De heer Zijlstra (VVD):

Dat is toch geen verrassing? Dat stond ook in de brief die we dit voorjaar hebben gestuurd over de wijze waarop we het beleid voor terugkeer van uitgeprocedeerde asielzoekers gaan verbeteren. Wij hebben afgesproken dat op een aantal plekken binnen de termijn van een beperkt aantal weken geproefd zal worden of mensen echt willen meewerken aan terugkeer. Als dat zo is, dan krijgen zij die opvang tot het moment van terugkeer gerealiseerd is. Dat is het beleid dat we gaan uitvoeren. Wij hebben toen gezegd: dat kost ook wat geld. Dat zet je dan ook in de begroting. Ik weet niet waar de verrassing vandaan komt, want deze zagen we volgens mij aankomen.

De heer Pechtold (D66):

De verrassing zit hem erin dat de Justitiebegroting één grote gatenkaas is, maar het toch gelukt is — en ik ben daar alleen maar blij mee — om de kramp waar de VVD in zat en de gijzeling waar de PvdA in zat, te doorbreken. Als je geld ervoor uittrekt, zoals verschillende instanties verordonneerd hebben, en je dat in de begroting zet, met ook nog eens 20 miljoen per jaar voor de komende jaren, dan accepteer je dat die burgemeesters en steden de bed-bad-brood op een fatsoenlijke wijze regelen zolang het rijksbeleid tekortschiet.

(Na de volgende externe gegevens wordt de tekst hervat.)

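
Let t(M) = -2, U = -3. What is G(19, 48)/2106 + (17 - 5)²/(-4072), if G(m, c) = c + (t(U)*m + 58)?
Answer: -1648/535977 ≈ -0.0030748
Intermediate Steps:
G(m, c) = 58 + c - 2*m (G(m, c) = c + (-2*m + 58) = c + (58 - 2*m) = 58 + c - 2*m)
G(19, 48)/2106 + (17 - 5)²/(-4072) = (58 + 48 - 2*19)/2106 + (17 - 5)²/(-4072) = (58 + 48 - 38)*(1/2106) + 12²*(-1/4072) = 68*(1/2106) + 144*(-1/4072) = 34/1053 - 18/509 = -1648/535977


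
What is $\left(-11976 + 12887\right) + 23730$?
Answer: $24641$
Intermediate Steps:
$\left(-11976 + 12887\right) + 23730 = 911 + 23730 = 24641$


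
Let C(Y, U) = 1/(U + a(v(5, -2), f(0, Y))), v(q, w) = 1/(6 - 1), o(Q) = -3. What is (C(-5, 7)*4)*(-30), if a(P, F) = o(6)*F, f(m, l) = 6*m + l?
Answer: -60/11 ≈ -5.4545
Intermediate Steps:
v(q, w) = 1/5
f(m, l) = l + 6*m
a(P, F) = -3*F
C(Y, U) = 1/(U - 3*Y) (C(Y, U) = 1/(U - 3*(Y + 6*0)) = 1/(U - 3*(Y + 0)) = 1/(U - 3*Y))
(C(-5, 7)*4)*(-30) = (4/(7 - 3*(-5)))*(-30) = (4/(7 + 15))*(-30) = (4/22)*(-30) = ((1/22)*4)*(-30) = (2/11)*(-30) = -60/11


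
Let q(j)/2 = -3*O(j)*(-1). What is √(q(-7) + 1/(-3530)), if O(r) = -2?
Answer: I*√149534330/3530 ≈ 3.4641*I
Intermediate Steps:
q(j) = -12 (q(j) = 2*(-3*(-2)*(-1)) = 2*(6*(-1)) = 2*(-6) = -12)
√(q(-7) + 1/(-3530)) = √(-12 + 1/(-3530)) = √(-12 - 1/3530) = √(-42361/3530) = I*√149534330/3530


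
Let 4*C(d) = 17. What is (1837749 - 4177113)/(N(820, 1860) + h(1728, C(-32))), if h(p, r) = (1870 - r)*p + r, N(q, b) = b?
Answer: -9357456/12903521 ≈ -0.72519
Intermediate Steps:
C(d) = 17/4 (C(d) = (1/4)*17 = 17/4)
h(p, r) = r + p*(1870 - r) (h(p, r) = p*(1870 - r) + r = r + p*(1870 - r))
(1837749 - 4177113)/(N(820, 1860) + h(1728, C(-32))) = (1837749 - 4177113)/(1860 + (17/4 + 1870*1728 - 1*1728*17/4)) = -2339364/(1860 + (17/4 + 3231360 - 7344)) = -2339364/(1860 + 12896081/4) = -2339364/12903521/4 = -2339364*4/12903521 = -9357456/12903521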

Een begroting vol gatenkaas, maar dit is goed geregeld. De VVD is door de pomp. Ik wil de concrete plannen dan ook graag snel zien.

De heer Zijlstra (VVD):

Interessante conclusies, maar wederom niet juist. Volgens mij is de staatssecretaris — die vraag kunnen we stellen — nog samen met de VNG aan het bespreken hoe we dit gaan vormgeven. Hoe gaan we ervoor zorgen dat meer mensen zullen terugkeren op de manier zoals besproken in een uitgebreid debat in dit huis? Namelijk: vaststellen — niet op dag één — of men wil terugkeren, enige tijd geven, na een beperkt aantal weken, om die term toch nog maar eens te gebruiken, vaststellen of men echt wil meewerken en als men echt meewerken, krijgt men voorzieningen, tot het moment dat men daadwerkelijk is vertrokken. Als blijkt dat men niet meewerkt, wordt men alsnog uitgezet. Dat is heel iets anders dan de huidige bed-bad-broodregelingen en dat is ook de kern van de oplossing van het kabinet en van het voorstel dat het kabinet ongetwijfeld in het najaar zal doen. Dan moet het er wel eerst uit zijn met de VNG. Dat staat immers ook in de brief: op 1 november willen we een akkoord hebben met de VNG, anders stopt de financiering van de bed-bad-broodregelingen.

De voorzitter:

Ik stel voor dat u verder gaat met uw betoog.

De heer Zijlstra (VVD):

Ik had het al over de bedreigingen in de wereld en de instabiliteit. Die bedreigingen komen soms akelig dichtbij. Iedereen die nu in een Thalys naar Brussel of Parijs stapt, zal toch even denken: hm, wat gebeurde er ook alweer in augustus? Dat gevaar laat niemand onberoerd, ook mij niet. Hoe hard onze veiligheidsmensen ook waken over onze veiligheid, dag en nacht, de kans op aanslagen blijft. Dat zorgt voor angst en onzekerheid. Iedereen weet dat je risico's nooit helemaal kunt uitsluiten. Veiligheid is een kerntaak van de overheid, dus mogen mensen van politici verwachten dat we maatregelen nemen. Het kabinet is zich daarvan goed bewust en handelt in de ogen van de VVD op een evenwichtige wijze. Onze veiligheidsdiensten, onze ogen en oren in de strijd voor veiligheid, krijgen er meer dan 100 miljoen bij. Na de extra 100 miljoen van vorig jaar, krijgt Defensie er structureel bijna 400 miljoen bij. Ik geef toe, er is nog meer nodig. Het tij van het veronachtzamen van onze veiligheid is nu echter voorgoed gekeerd.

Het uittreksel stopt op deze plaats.